# Bushwood fishing?



## Fishnet (May 21, 2013)

hey guy's
I'm fishing tonight into tmr morning at Point Lookout and was thinking about heading out to Bushwood tmr afternoon.
There was a boat rental place at Bushwood that rented small flat bottom boats but I was unable to find them online and
was wondering if they went out of business. Does anyone know of the place? Also, has anyone fished Bushwood recently?
The DNR website said that the Croaker are biting there.


----------



## Tyrik (Jan 5, 2013)

The store is called Quades Store if you google Quades Store Bushwood Md it should come up


----------



## earl of DC (Jul 7, 2007)

they dont rent anymore !!!


----------



## Fishnet (May 21, 2013)

Thx, I called them but they were closed and the recording gave me some weird hrs of operation, no mention of mon-wed hrs. 
They don't have a website and there is no mention of boat rentals on info I did find inline. oh well, guess I'll stay at PLO.


----------



## Croaker D (Apr 18, 2010)

As Earl said they do not rent anymore but you can rent one at cobb island!


----------



## timekeeper (Apr 11, 2009)

Is the launch ramp still there ?


----------



## jigmeister (Feb 23, 2013)

Croaker D said:


> As Earl said they do not rent anymore but you can rent one at cobb island!

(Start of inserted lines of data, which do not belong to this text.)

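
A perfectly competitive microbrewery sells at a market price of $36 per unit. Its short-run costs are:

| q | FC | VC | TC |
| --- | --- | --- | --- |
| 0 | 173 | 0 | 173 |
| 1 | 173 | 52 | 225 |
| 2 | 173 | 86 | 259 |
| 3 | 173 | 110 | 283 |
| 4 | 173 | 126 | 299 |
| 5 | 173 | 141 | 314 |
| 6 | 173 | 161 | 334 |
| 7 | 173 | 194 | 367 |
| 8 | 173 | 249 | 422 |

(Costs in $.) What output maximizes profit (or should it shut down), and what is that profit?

q = 7; profit = -$115

Profit at each row (π = 36q − TC): q=0: -173; q=1: -189; q=2: -187; q=3: -175; q=4: -155; q=5: -134; q=6: -118; q=7: -115; q=8: -134.
Profit is maximized at q = 7. AVC there is 194/7 = $27.71 ≤ P, so producing beats shutting down (which would give -$173).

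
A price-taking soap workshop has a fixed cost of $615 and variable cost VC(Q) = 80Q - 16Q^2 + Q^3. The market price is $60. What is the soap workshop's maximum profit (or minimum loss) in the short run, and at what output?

Profit = -$215 at Q = 10

AVC = 80 - 16Q + Q^2 has its minimum $16 at Q = 8; price $60 clears that bar, so the firm operates.
MC = 80 - 32Q + 3Q^2. Setting P = MC and taking the root on the rising branch gives Q* = 10.
TR = 60·10 = 600. TC = 615 + 200 = 815. Profit = 600 − 815 = -$215.
By producing, the firm covers all variable cost plus $400 of fixed cost; shutting down would lose the full $615.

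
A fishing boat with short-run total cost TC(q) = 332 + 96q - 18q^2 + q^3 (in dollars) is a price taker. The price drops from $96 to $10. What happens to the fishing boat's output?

Output falls from 12 to 0 (the firm shuts down)

MC = 96 - 36q + 3q^2; the shutdown threshold is min AVC = $15 (at q = 9).
At P = $96 ≥ min AVC, set P = MC on the rising branch: q = 12.
At P = $10 < min AVC = $15, price no longer covers variable cost at any output, so the firm shuts down: q = 0.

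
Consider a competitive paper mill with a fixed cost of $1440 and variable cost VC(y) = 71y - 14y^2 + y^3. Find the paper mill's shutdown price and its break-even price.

Shutdown price = $22; break-even price = $167

Shutdown price = min AVC. AVC = 71 - 14y + y^2, with vertex at y = 7 and minimum $22.
ATC = 1440/y + 71 - 14y + y^2. Setting dATC/dy = −1440/y^2 − 14 + 2y = 0 gives y = 12 (since 2·12^3 − 14·12^2 = 1440).
min ATC = 1440/12 + 71 − 14·12 + 12^2 = $167. That is the break-even price.
For $22 ≤ P < $167 the firm produces at a loss; below $22 it shuts down.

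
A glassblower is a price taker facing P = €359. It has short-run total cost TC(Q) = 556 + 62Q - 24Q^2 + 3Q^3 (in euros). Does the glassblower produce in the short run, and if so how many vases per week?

Variable cost is VC = 62Q - 24Q^2 + 3Q^3, so AVC = VC/Q = 62 - 24Q + 3Q^2 and MC = dTC/dQ = 62 - 48Q + 9Q^2.
AVC hits its minimum where MC = AVC, at Q = 4, giving min AVC = 62 - 24·4 + 3·4^2 = €14.
P = €359 exceeds min AVC = €14, so the firm stays open.
Solving P = MC: -297 - 48Q + 9Q^2 = 0 ⇒ Q = -11/3 or 9. On the upward-sloping branch, Q* = 9.
Check: AVC at Q = 9 is €89 ≤ P, so revenue covers variable cost.
Profit = P·Q − TC = 359·9 − 1357 = €1874.

Produce at Q = 9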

Do yourself a favor and spend the stew to go hear : http://www.bunkyscharterboats.com/rental-boat.html


----------



## MetroMan (Mar 7, 2009)

Wow, their prices went up. It was just $90 for an all day boat rental a few years back. Still a good deal if you get 4 ppl though.


----------



## Croaker D (Apr 18, 2010)

jigmeister when is the last time you rent a boat from cobb island??? The man said bushwood fishing not fishing on the pax!


----------



## Croaker D (Apr 18, 2010)

And there rates are a whole lot cheaper and better fishing imo!


----------



## MSC (May 8, 2010)

Bushwood. Yes there is still a boat ramp there and you can also fish the pier. They do really well there for catfish from the pier. This area gets lots of white perch, croakers and spot.


----------



## jigmeister (Feb 23, 2013)

Croaker D said:


> And there rates are a whole lot cheaper and better fishing imo!

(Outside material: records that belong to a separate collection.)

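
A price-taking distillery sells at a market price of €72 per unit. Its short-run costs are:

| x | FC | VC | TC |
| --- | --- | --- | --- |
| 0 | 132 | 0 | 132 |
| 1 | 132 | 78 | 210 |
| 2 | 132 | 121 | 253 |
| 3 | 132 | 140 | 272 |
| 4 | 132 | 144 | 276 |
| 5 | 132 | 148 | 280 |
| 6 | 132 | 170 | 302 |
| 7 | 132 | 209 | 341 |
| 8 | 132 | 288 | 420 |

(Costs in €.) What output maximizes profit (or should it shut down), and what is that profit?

x = 7; profit = €163

Tabulate TR − TC: x=0: -132; x=1: -138; x=2: -109; x=3: -56; x=4: 12; x=5: 80; x=6: 130; x=7: 163; x=8: 156.
Profit is maximized at x = 7. AVC there is 209/7 = €29.86 ≤ P, so producing beats shutting down (which would give -€132).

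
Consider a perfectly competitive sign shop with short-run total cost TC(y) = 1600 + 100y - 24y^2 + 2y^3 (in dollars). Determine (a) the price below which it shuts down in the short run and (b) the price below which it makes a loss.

Shutdown price = $28; break-even price = $220

Shutdown price = min AVC. AVC = 100 - 24y + 2y^2, with vertex at y = 6 and minimum $28.
ATC = 1600/y + 100 - 24y + 2y^2. Setting dATC/dy = −1600/y^2 − 24 + 4y = 0 gives y = 10 (since 4·10^3 − 24·10^2 = 1600).
min ATC = 1600/10 + 100 − 24·10 + 2·10^2 = $220. That is the break-even price.
Between these two prices the firm operates at a loss; above $220 it earns a profit.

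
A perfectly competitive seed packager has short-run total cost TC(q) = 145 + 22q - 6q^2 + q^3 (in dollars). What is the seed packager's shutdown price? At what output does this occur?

$13 per unit, at q = 3

The shutdown price is the minimum of AVC. VC = 22q - 6q^2 + q^3, so AVC = 22 - 6q + q^2.
At the minimum of AVC, MC = AVC. MC = 22 - 12q + 3q^2; setting MC = AVC gives 2q^2 - 6q = 0, so q = 3. min AVC = 13.
For P < $13 the firm produces nothing.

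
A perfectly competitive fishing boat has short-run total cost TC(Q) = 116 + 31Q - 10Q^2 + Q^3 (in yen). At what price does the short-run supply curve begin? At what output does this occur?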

Never rented from Cobb Island but fished their many times. Better than Solomons ? Not by a longshot. I used to live in California , MD, right on the Pax. I have caught more species of fish there than anywhere else except hear on the Eastern Shore. The Pax has many feeder creeks, has better crabbing and better access to the Bay itself. Plus, it can get really snotty on that stretch of the Potomac.


----------



## Fishnet (May 21, 2013)

Hey Croaker D, Thx for the info about Cobb. 
So, my friend and I got to Cobb after fishing PLO. The rental was $135 for the day and we had our lines wet by 12:30 pm.
really slow going for a while and was honestly just hoping to catch some perch but then I switcted from blood worms to shrimp and things started to pick up. We ended up with 10 really nice sized Croaker and a catfish. Didn't catch any perch. Talked to some others out on their boats but no one else seemed to be having much luck so if you're looking for Croakers, maybe give shrimp a try. Definitely some big croakers out there right now!


----------



## Fishnet (May 21, 2013)

Hey Croaker D, Thx for the info about Cobb. 
So, my friend and I got to Cobb after fishing PLO. The rental was $135 for the day and we had our lines wet by 12:30 pm.
really slow going for a while and was honestly just hoping to catch some perch but then I switcted from blood worms to shrimp and things started to pick up. We ended up with 10 really nice sized Croaker and a catfish. Didn't catch any perch. Talked to some others out on their boats but no one else seemed to be having much luck so if you're looking for Croakers, maybe give shrimp a try. Definitely some big croakers out there right now!


----------



## Fishnet (May 21, 2013)

I'll try the Bunky's place next time. Has anyone been fishing there lately? Thats at Solomon's right?


----------



## FishingKid (Nov 7, 2011)

Fishnet said:


> I'll try the Bunky's place next time. Has anyone been fishing there lately? Thats at Solomon's right?


Yepppp


----------



## Croaker D (Apr 18, 2010)

No problem buddy, I have been killing them in that area on shrimp got 18 keepers last night! About to start cleaning now my woman wants some fried croaker tonight!


----------



## Fishnet (May 21, 2013)

On a boat ?


----------



## Croaker D (Apr 18, 2010)

On shore in the bushwood area!


----------



## jigmeister (Feb 23, 2013)

Croaker D said:


> On shore in the bushwood area!


Hey CroakerD, ever fished on the Eastern Shore ? You seem to be an expert on HH. Come on down brokeems ! Send me a pm and I'll tune you in.


----------



## jigmeister (Feb 23, 2013)

:beer: BS artist


----------



## Croaker D (Apr 18, 2010)

Lol im no expert but I do know where to get them and how to get them.... I know alot of guys on this forum and have fished with alot of guys on this forum once or twice also! I put my time in and plenty of it! As for the eastern shore I have not fished there alot and really have no plans on fishing the eastern shore I believe I do pretty darn good in the places i go on this side of md.


----------